"Dobbiamo davvero discutere a fondo, in linea di principio e in generale sul tema dell'estremismo di destra nelle Forze armate tedesche", con queste parole il nuovo Commissario parlamentare alle Forze armate tedesche ha confermato definitivamente che in alcuni gruppi dell’esercito della Germania è sempre più forte l’incubo di infiltrazioni naziste. Parole ancora più pesanti perché pronunciate nel discorso di insediamento e all’indomani di una scelta ben precisa del governo di Berlino: quella di indagare a fondo su questo tema attraverso una indagine ministeriale sui contatti tra le forze speciali e l’estremismo di destra. La decisione di voler costituire un gruppo di lavoro interno, annunciata dalla ministra della Difesa Annegret Kramp-Karrembauer, è arrivata a seguito della scoperta di diversi gravi episodi che hanno riguardato membri delle forze speciali dell'esercito Ksk. Questo, insieme ai dati sull'incremento della criminalità politica di destra presentati dal ministro degli Interni, ha fatto scattare subito il campanello di allarme in una nazione dove le espressioni di sostegno al nazismo son prese molto seriamente.

Del problema in realtà si parla da tempo in Germania ma a destare scalpore è stato l’arresto avvenuto metà maggio di un sottufficiale delle forze speciali Ksk accusato di estremismo di destra che nella propria abitazione, in Sassonia, aveva nascosto un vero e proprio arsenale di armi da guerra, in parte sottratte proprio all’esercito, oltre a svariato materiale inneggiante al nazionalsocialismo.
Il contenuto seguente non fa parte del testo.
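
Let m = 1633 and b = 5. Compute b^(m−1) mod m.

96

5^1 ≡ 5 (mod 1633)
5^2 ≡ 5^2 = 25 ≡ 25 (mod 1633)
5^4 ≡ 25^2 = 625 ≡ 625 (mod 1633)
5^8 ≡ 625^2 = 390625 ≡ 338 (mod 1633)
5^16 ≡ 338^2 = 114244 ≡ 1567 (mod 1633)
5^32 ≡ 1567^2 = 2455489 ≡ 1090 (mod 1633)
5^64 ≡ 1090^2 = 1188100 ≡ 909 (mod 1633)
5^128 ≡ 909^2 = 826281 ≡ 1616 (mod 1633)
5^256 ≡ 1616^2 = 2611456 ≡ 289 (mod 1633)
5^512 ≡ 289^2 = 83521 ≡ 238 (mod 1633)
5^1024 ≡ 238^2 = 56644 ≡ 1122 (mod 1633)
1632 = 1024 + 512 + 64 + 32 in binary powers of 2.
So 5^1632 ≡ 1122 · 238 · 909 · 1090 ≡ 96 (mod 1633).
Since 96 ≠ 1, base 5 is a Fermat witness: 1633 is composite.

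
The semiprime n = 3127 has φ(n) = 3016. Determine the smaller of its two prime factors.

53

φ(n) = (p−1)(q−1) = n − (p+q) + 1, so p + q = 3127 − 3016 + 1 = 112.
p and q are the roots of t² − 112t + 3127 = 0.
Discriminant: 112² − 4·3127 = 12544 − 12508 = 36; √36 = 6.
q = (112 − 6)/2 = 53, p = (112 + 6)/2 = 59.
Check: 53 · 59 = 3127.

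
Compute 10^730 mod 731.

10^1 ≡ 10 (mod 731)
10^2 ≡ 10^2 = 100 ≡ 100 (mod 731)
10^4 ≡ 100^2 = 10000 ≡ 497 (mod 731)
10^8 ≡ 497^2 = 247009 ≡ 662 (mod 731)
10^16 ≡ 662^2 = 438244 ≡ 375 (mod 731)
10^32 ≡ 375^2 = 140625 ≡ 273 (mod 731)
10^64 ≡ 273^2 = 74529 ≡ 698 (mod 731)
10^128 ≡ 698^2 = 487204 ≡ 358 (mod 731)
10^256 ≡ 358^2 = 128164 ≡ 239 (mod 731)
10^512 ≡ 239^2 = 57121 ≡ 103 (mod 731)
730 = 512 + 128 + 64 + 16 + 8 + 2 in binary powers of 2.
So 10^730 ≡ 103 · 358 · 698 · 375 · 662 · 100 ≡ 461 (mod 731).
Since 461 ≠ 1, base 10 is a Fermat witness: 731 is composite.

461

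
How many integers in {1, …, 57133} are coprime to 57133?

51840

Factor: 57133 = 19 · 31 · 97.
φ(57133) = (19−1) · (31−1) · (97−1) = 18 · 30 · 96 = 51840.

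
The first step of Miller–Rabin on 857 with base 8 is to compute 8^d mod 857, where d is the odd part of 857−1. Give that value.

857 − 1 = 856 = 2^3 · 107, so d = 107.
8^1 ≡ 8 (mod 857)
8^2 ≡ 8^2 = 64 ≡ 64 (mod 857)
8^4 ≡ 64^2 = 4096 ≡ 668 (mod 857)
8^8 ≡ 668^2 = 446224 ≡ 584 (mod 857)
8^16 ≡ 584^2 = 341056 ≡ 827 (mod 857)
8^32 ≡ 827^2 = 683929 ≡ 43 (mod 857)
8^64 ≡ 43^2 = 1849 ≡ 135 (mod 857)
107 = 64 + 32 + 8 + 2 + 1 in binary powers of 2.
So 8^107 ≡ 135 · 43 · 584 · 64 · 8 ≡ 207 (mod 857).
Squaring chain: 207 → 856 → 1; reaches −1, so base 8 does not prove 857 composite.

207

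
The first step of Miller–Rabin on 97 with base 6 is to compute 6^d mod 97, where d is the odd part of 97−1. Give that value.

97 − 1 = 96 = 2^5 · 3, so d = 3.
6^1 ≡ 6 (mod 97)
6^2 ≡ 6^2 = 36 ≡ 36 (mod 97)
3 = 2 + 1 in binary powers of 2.
So 6^3 ≡ 36 · 6 ≡ 22 (mod 97).
Squaring chain: 22 → 96 → 1 → 1 → 1; reaches −1, so base 6 does not prove 97 composite.

22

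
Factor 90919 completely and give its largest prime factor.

67

90919 = 23 · 3953
3953 = 59 · 67
67 is prime.
So 90919 = 23 · 59 · 67; the largest prime factor is 67.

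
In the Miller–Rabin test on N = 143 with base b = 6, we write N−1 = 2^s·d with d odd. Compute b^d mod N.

143 − 1 = 142 = 2^1 · 71, so d = 71.
6^1 ≡ 6 (mod 143)
6^2 ≡ 6^2 = 36 ≡ 36 (mod 143)
6^4 ≡ 36^2 = 1296 ≡ 9 (mod 143)
6^8 ≡ 9^2 = 81 ≡ 81 (mod 143)
6^16 ≡ 81^2 = 6561 ≡ 126 (mod 143)
6^32 ≡ 126^2 = 15876 ≡ 3 (mod 143)
6^64 ≡ 3^2 = 9 ≡ 9 (mod 143)
71 = 64 + 4 + 2 + 1 in binary powers of 2.
So 6^71 ≡ 9 · 9 · 36 · 6 ≡ 50 (mod 143).
Squaring chain: 50; never reaches −1, so base 6 is a Miller–Rabin witness that 143 is composite.

50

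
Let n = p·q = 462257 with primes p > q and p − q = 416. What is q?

Since p = q + 416, we have 462257 = q(q + 416), so q² + 416q − 462257 = 0.
Discriminant: 416² + 4·462257 = 173056 + 1849028 = 2022084; √2022084 = 1422.
q = (−416 + 1422)/2 = 503, and p = q + 416 = 919.
Check: 503 · 919 = 462257.

503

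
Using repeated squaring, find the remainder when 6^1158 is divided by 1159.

6^1 ≡ 6 (mod 1159)
6^2 ≡ 6^2 = 36 ≡ 36 (mod 1159)
6^4 ≡ 36^2 = 1296 ≡ 137 (mod 1159)
6^8 ≡ 137^2 = 18769 ≡ 225 (mod 1159)
6^16 ≡ 225^2 = 50625 ≡ 788 (mod 1159)
6^32 ≡ 788^2 = 620944 ≡ 879 (mod 1159)
6^64 ≡ 879^2 = 772641 ≡ 747 (mod 1159)
6^128 ≡ 747^2 = 558009 ≡ 530 (mod 1159)
6^256 ≡ 530^2 = 280900 ≡ 422 (mod 1159)
6^512 ≡ 422^2 = 178084 ≡ 757 (mod 1159)
6^1024 ≡ 757^2 = 573049 ≡ 503 (mod 1159)
1158 = 1024 + 128 + 4 + 2 in binary powers of 2.
So 6^1158 ≡ 503 · 530 · 137 · 36 ≡ 125 (mod 1159).
Since 125 ≠ 1, base 6 is a Fermat witness: 1159 is composite.

125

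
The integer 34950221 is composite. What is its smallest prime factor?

83

34950221 is odd.
Digit sum 26, not divisible by 3.
Ends in 1: not divisible by 5.
7: 34950221 = 7·4992888 + 5
11: 34950221 = 11·3177292 + 9
13: 34950221 = 13·2688478 + 7
17: 34950221 = 17·2055895 + 6
19: 34950221 = 19·1839485 + 6
23: 34950221 = 23·1519574 + 19
29: 34950221 = 29·1205180 + 1
31: 34950221 = 31·1127426 + 15
37: 34950221 = 37·944600 + 21
41: 34950221 = 41·852444 + 17
43: 34950221 = 43·812795 + 36
47: 34950221 = 47·743621 + 34
53: 34950221 = 53·659438 + 7
59: 34950221 = 59·592376 + 37
61: 34950221 = 61·572954 + 27
67: 34950221 = 67·521645 + 6
71: 34950221 = 71·492256 + 45
73: 34950221 = 73·478770 + 11
79: 34950221 = 79·442407 + 68
83: 34950221 = 83·421087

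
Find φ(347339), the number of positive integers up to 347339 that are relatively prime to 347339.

324000

Factor: 347339 = 19 · 101 · 181.
φ(347339) = (19−1) · (101−1) · (181−1) = 18 · 100 · 180 = 324000.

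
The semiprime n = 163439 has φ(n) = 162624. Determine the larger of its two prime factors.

φ(n) = (p−1)(q−1) = n − (p+q) + 1, so p + q = 163439 − 162624 + 1 = 816.
p and q are the roots of t² − 816t + 163439 = 0.
Discriminant: 816² − 4·163439 = 665856 − 653756 = 12100; √12100 = 110.
q = (816 − 110)/2 = 353, p = (816 + 110)/2 = 463.
Check: 353 · 463 = 163439.

463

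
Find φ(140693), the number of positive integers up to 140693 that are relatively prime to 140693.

Factor: 140693 = 7 · 101 · 199.
φ(140693) = (7−1) · (101−1) · (199−1) = 6 · 100 · 198 = 118800.

118800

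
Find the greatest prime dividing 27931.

53

27931 = 17 · 1643
1643 = 31 · 53
53 is prime.
So 27931 = 17 · 31 · 53; the largest prime factor is 53.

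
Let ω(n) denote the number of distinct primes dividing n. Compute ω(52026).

52026 = 2 · 26013
26013 = 3 · 8671
8671 = 13 · 667
667 = 23 · 29
52026 = 2 · 3 · 13 · 23 · 29, which has 5 distinct prime factors.

5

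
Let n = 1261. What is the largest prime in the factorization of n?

97

1261 = 13 · 97
97 is prime.
So 1261 = 13 · 97; the largest prime factor is 97.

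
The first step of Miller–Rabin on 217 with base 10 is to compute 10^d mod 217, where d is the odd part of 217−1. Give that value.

97

217 − 1 = 216 = 2^3 · 27, so d = 27.
10^1 ≡ 10 (mod 217)
10^2 ≡ 10^2 = 100 ≡ 100 (mod 217)
10^4 ≡ 100^2 = 10000 ≡ 18 (mod 217)
10^8 ≡ 18^2 = 324 ≡ 107 (mod 217)
10^16 ≡ 107^2 = 11449 ≡ 165 (mod 217)
27 = 16 + 8 + 2 + 1 in binary powers of 2.
So 10^27 ≡ 165 · 107 · 100 · 10 ≡ 97 (mod 217).
Squaring chain: 97 → 78 → 8; never reaches −1, so base 10 is a Miller–Rabin witness that 217 is composite.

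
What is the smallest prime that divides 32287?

83

32287 is odd.
Digit sum 22, not divisible by 3.
Ends in 7: not divisible by 5.
7: 32287 = 7·4612 + 3
11: 32287 = 11·2935 + 2
13: 32287 = 13·2483 + 8
17: 32287 = 17·1899 + 4
19: 32287 = 19·1699 + 6
23: 32287 = 23·1403 + 18
29: 32287 = 29·1113 + 10
31: 32287 = 31·1041 + 16
37: 32287 = 37·872 + 23
41: 32287 = 41·787 + 20
43: 32287 = 43·750 + 37
47: 32287 = 47·686 + 45
53: 32287 = 53·609 + 10
59: 32287 = 59·547 + 14
61: 32287 = 61·529 + 18
67: 32287 = 67·481 + 60
71: 32287 = 71·454 + 53
73: 32287 = 73·442 + 21
79: 32287 = 79·408 + 55
83: 32287 = 83·389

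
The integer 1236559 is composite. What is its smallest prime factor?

1236559 is odd.
Digit sum 31, not divisible by 3.
Ends in 9: not divisible by 5.
7: 1236559 = 7·176651 + 2
11: 1236559 = 11·112414 + 5
13: 1236559 = 13·95119 + 12
17: 1236559 = 17·72738 + 13
19: 1236559 = 19·65082 + 1
23: 1236559 = 23·53763 + 10
29: 1236559 = 29·42639 + 28
31: 1236559 = 31·39889

31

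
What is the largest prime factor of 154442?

154442 = 2 · 77221
77221 = 31 · 2491
2491 = 47 · 53
53 is prime.
So 154442 = 2 · 31 · 47 · 53; the largest prime factor is 53.

53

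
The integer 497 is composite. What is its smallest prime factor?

497 is odd.
Digit sum 20, not divisible by 3.
Ends in 7: not divisible by 5.
7: 497 = 7·71

7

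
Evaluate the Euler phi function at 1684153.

Factor: 1684153 = 83 · 103 · 197.
φ(1684153) = (83−1) · (103−1) · (197−1) = 82 · 102 · 196 = 1639344.

1639344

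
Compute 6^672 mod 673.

1

6^1 ≡ 6 (mod 673)
6^2 ≡ 6^2 = 36 ≡ 36 (mod 673)
6^4 ≡ 36^2 = 1296 ≡ 623 (mod 673)
6^8 ≡ 623^2 = 388129 ≡ 481 (mod 673)
6^16 ≡ 481^2 = 231361 ≡ 522 (mod 673)
6^32 ≡ 522^2 = 272484 ≡ 592 (mod 673)
6^64 ≡ 592^2 = 350464 ≡ 504 (mod 673)
6^128 ≡ 504^2 = 254016 ≡ 295 (mod 673)
6^256 ≡ 295^2 = 87025 ≡ 208 (mod 673)
6^512 ≡ 208^2 = 43264 ≡ 192 (mod 673)
672 = 512 + 128 + 32 in binary powers of 2.
So 6^672 ≡ 192 · 295 · 592 ≡ 1 (mod 673).
Since the result is 1, base 6 gives no evidence that 673 is composite.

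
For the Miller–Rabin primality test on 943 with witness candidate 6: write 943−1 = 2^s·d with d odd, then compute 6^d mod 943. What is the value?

943 − 1 = 942 = 2^1 · 471, so d = 471.
6^1 ≡ 6 (mod 943)
6^2 ≡ 6^2 = 36 ≡ 36 (mod 943)
6^4 ≡ 36^2 = 1296 ≡ 353 (mod 943)
6^8 ≡ 353^2 = 124609 ≡ 133 (mod 943)
6^16 ≡ 133^2 = 17689 ≡ 715 (mod 943)
6^32 ≡ 715^2 = 511225 ≡ 119 (mod 943)
6^64 ≡ 119^2 = 14161 ≡ 16 (mod 943)
6^128 ≡ 16^2 = 256 ≡ 256 (mod 943)
6^256 ≡ 256^2 = 65536 ≡ 469 (mod 943)
471 = 256 + 128 + 64 + 16 + 4 + 2 + 1 in binary powers of 2.
So 6^471 ≡ 469 · 256 · 16 · 715 · 353 · 36 · 6 ≡ 177 (mod 943).
Squaring chain: 177; never reaches −1, so base 6 is a Miller–Rabin witness that 943 is composite.

177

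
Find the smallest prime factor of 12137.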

In realtà il problema dell’estremismo di destra nelle forze armate tedesche in particolare nel Ksk è noto da tempo visto che si tratta dello stesso corpo in cui era impiegato un ufficiale che, spacciandosi per un richiedente asilo siriano, stava pianificando un attentato con l'obiettivo di dare la colpa agli immigrati musulmani.

Secondo un'informativa del ministero della Difesa al Bundestag, nell’ultimo periodo ben 11 militari del reparto sono stati congedati, arrestati o sottoposti a procedimento disciplinare perché riconosciuti sostenitori della destra radicale e latri 20 casi sono sotto inchiesta. Secondo il report del servizio di controspionaggio militare presentato il 5 maggio scorso, tra il 2018 e il 2019, i militari sospettati di appartenere alla destra radicale sono aumentati da 270 a 363. Per questo, secondo il Commissario parlamentare del Bundestag per la Difesa, è importante non limitarsi a “una raccolta di casi individuali ma si deve lavorare  per cambiare le strutture in modo tale che tali atteggiamenti non si diffondano”.